No total, são 136 minutos de projeção que, unidos aos 111 minutos
do primeiro episódio, faz com que o filme ultrapasse 4 horas de
duração. Vamos combinar que, com uma boa enxugada, daria sossegado
para fazer dos dois volumes um só, com umas 2h30 de projeção, mas
com isso talvez se perdesse alguma coisa, principalmente os longos
diálogos e os longos closes nos pés de Uma Thurman (ok, pedólatras,
vamos deixar estas cenas).
A rigor, Kill Bill Volume 2 derruba o mito de que as seqüências
são sempre piores que o filme que dá origem a série. Aqui, temos
a conclusão da história e, ao menos, dois grandes momentos para
a história do cinema. O primeiro surge como a provável melhor cena
que Tarantino já filmou (e a disputa é complicadíssima). A tela
fica toda escura e o cineasta enterra um personagem (e o público)

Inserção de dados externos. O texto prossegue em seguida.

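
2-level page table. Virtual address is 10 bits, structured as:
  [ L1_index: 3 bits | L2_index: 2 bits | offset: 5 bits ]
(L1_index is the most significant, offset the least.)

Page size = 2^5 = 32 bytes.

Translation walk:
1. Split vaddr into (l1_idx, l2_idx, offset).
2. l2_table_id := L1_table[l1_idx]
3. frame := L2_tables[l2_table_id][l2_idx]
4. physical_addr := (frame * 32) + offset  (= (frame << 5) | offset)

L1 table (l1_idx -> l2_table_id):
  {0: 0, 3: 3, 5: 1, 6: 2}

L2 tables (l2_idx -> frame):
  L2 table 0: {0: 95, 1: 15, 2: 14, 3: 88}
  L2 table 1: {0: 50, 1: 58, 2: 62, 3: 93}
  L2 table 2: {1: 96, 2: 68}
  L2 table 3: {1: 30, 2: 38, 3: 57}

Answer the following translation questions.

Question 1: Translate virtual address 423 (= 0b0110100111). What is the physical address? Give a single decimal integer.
vaddr = 423 = 0b0110100111
Split: l1_idx=3, l2_idx=1, offset=7
L1[3] = 3
L2[3][1] = 30
paddr = 30 * 32 + 7 = 967

Answer: 967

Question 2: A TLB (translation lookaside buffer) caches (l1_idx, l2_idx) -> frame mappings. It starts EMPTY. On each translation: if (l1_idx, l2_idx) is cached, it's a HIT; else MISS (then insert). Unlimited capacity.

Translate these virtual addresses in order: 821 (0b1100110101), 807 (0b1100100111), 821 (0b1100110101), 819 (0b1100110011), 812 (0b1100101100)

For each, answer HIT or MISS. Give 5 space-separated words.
Answer: MISS HIT HIT HIT HIT

Derivation:
vaddr=821: (6,1) not in TLB -> MISS, insert
vaddr=807: (6,1) in TLB -> HIT
vaddr=821: (6,1) in TLB -> HIT
vaddr=819: (6,1) in TLB -> HIT
vaddr=812: (6,1) in TLB -> HIT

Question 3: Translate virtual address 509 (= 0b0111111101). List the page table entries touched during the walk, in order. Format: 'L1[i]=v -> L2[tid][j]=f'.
vaddr = 509 = 0b0111111101
Split: l1_idx=3, l2_idx=3, offset=29

Answer: L1[3]=3 -> L2[3][3]=57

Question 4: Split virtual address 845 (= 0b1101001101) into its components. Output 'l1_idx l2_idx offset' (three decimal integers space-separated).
vaddr = 845 = 0b1101001101
  top 3 bits -> l1_idx = 6
  next 2 bits -> l2_idx = 2
  bottom 5 bits -> offset = 13

Answer: 6 2 13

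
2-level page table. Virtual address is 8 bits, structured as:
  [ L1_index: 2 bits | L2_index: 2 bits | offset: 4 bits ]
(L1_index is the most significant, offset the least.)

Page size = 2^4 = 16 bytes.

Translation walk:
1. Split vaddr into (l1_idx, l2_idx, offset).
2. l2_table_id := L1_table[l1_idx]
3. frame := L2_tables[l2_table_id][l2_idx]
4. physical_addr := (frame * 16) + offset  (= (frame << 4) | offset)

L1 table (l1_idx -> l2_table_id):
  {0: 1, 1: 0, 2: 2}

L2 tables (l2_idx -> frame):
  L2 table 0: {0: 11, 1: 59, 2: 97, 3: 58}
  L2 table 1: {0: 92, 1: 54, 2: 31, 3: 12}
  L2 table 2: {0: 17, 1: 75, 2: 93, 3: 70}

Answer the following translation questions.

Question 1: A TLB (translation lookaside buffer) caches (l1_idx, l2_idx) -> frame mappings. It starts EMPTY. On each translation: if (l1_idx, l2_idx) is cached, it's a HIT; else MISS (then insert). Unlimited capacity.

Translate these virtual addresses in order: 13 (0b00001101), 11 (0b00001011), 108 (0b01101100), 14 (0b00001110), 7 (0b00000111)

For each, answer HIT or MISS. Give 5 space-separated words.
vaddr=13: (0,0) not in TLB -> MISS, insert
vaddr=11: (0,0) in TLB -> HIT
vaddr=108: (1,2) not in TLB -> MISS, insert
vaddr=14: (0,0) in TLB -> HIT
vaddr=7: (0,0) in TLB -> HIT

Answer: MISS HIT MISS HIT HIT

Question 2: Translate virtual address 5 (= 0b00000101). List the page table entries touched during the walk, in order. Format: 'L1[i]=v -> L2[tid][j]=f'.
Answer: L1[0]=1 -> L2[1][0]=92

Derivation:
vaddr = 5 = 0b00000101
Split: l1_idx=0, l2_idx=0, offset=5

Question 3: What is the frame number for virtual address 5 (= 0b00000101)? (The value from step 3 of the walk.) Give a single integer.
vaddr = 5: l1_idx=0, l2_idx=0
L1[0] = 1; L2[1][0] = 92

Answer: 92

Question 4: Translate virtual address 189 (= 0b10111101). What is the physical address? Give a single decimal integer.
Answer: 1133

Derivation:
vaddr = 189 = 0b10111101
Split: l1_idx=2, l2_idx=3, offset=13
L1[2] = 2
L2[2][3] = 70
paddr = 70 * 16 + 13 = 1133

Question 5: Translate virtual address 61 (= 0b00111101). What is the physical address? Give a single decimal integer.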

a sete palmos do chão. Claustrofobico e inebriante. Já a segunda
é uma dissertação sobre a identidade dos super heróis, que remete
a boa e velha discussão sobre o que a garota da música Like a
Virgin, de Madonna, estava querendo dizer com tudo aquilo, de
Cães de Aluguel.
Só por estas duas cenas, Kill Bill Volume 2 já vale o ingresso.
Mas tem mais, muito mais. Entre a violência de Pulp Fiction
e o romance de Amor a Queima
Roupa, Tarantino trafega com sua ode aos filmes de artes
marciais embalada por sede de vingança. Talvez ele não seja realmente
uma pessoa normal. Quem vai saber? E quem vai dizer que A Noiva,
depois de feita sua carnificina, irá descansar sua espada,
sua arma e sua sede por briga? Se levarmos em conta as palavras
de Bill, antes de levar um golpe de cinco dedos no peito, o filme
deverá ter uma continuação futura, afinal, A Noiva não é uma pessoa
comum. Ela é uma "Natural Born Killer" (com Bill falando cada silaba
pausadamente). A gente se vê no caminho. Reticências.